A novel visualization approach for data provenance


Yazici I. M. , AKTAŞ M. S.

CONCURRENCY AND COMPUTATION-PRACTICE & EXPERIENCE, 2021 (Journal Indexed in SCI) identifier identifier

  • Publication Type: Article / Article
  • Publication Date: 2021
  • Doi Number: 10.1002/cpe.6523
  • Title of Journal : CONCURRENCY AND COMPUTATION-PRACTICE & EXPERIENCE
  • Keywords: data lineage, data provenance, e-Science workflows, PROV-O provenance specification, provenance visualization

Abstract

Data provenance has led to a developing need for the technologies to empower end-users to assess and take action on the data life cycle. In the Big Data era, companies' amount of data over the world increases each day. As data increases, metadata on the data origin and lifecycle of data also overgrows. Thus, this requires innovations that can provide a better understanding and interpretation of data using data provenance.
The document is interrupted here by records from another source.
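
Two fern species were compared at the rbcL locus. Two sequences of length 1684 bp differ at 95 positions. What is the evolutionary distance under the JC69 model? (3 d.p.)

p = 95/1684 ≈ 0.056413.
d = −(3/4) ln(1 − 4p/3) = −0.75 ln(1 − 0.075217) = −0.75 ln(0.924783)
  = −0.75 × (-0.078196) = 0.058647 substitutions/site.

0.059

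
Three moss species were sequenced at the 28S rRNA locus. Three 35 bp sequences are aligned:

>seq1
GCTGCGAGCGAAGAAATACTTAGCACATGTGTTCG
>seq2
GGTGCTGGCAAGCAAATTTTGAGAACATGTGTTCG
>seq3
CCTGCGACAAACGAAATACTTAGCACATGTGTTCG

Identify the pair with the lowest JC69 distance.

seq1–seq2: 10/35 differ, p = 0.286, d = 0.360.
seq1–seq3: 5/35 differ, p = 0.143, d = 0.158.
seq2–seq3: 12/35 differ, p = 0.343, d = 0.458.
The smallest distance is between seq1 and seq3.

seq1 and seq3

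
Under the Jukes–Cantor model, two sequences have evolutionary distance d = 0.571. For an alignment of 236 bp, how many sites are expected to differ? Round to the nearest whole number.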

This study addresses the challenge of extracting data in the form of graphs from scientific workflows and facilitating demanded visualization approaches such as graph comparison, summarization, backward-forward querying, and stream data visualization. W3C-PROV-O provenance specification is implemented via a visualization tool to assess the applicability of proposed algorithms. The proposed algorithms are tested on a large-scale provenance dataset to explore their performance. In addition, this study discusses the details of a comprehensive usability study of the prototype visualization tool. Results indicate that proposed visualization approaches are usable and processing overhead is insignificant.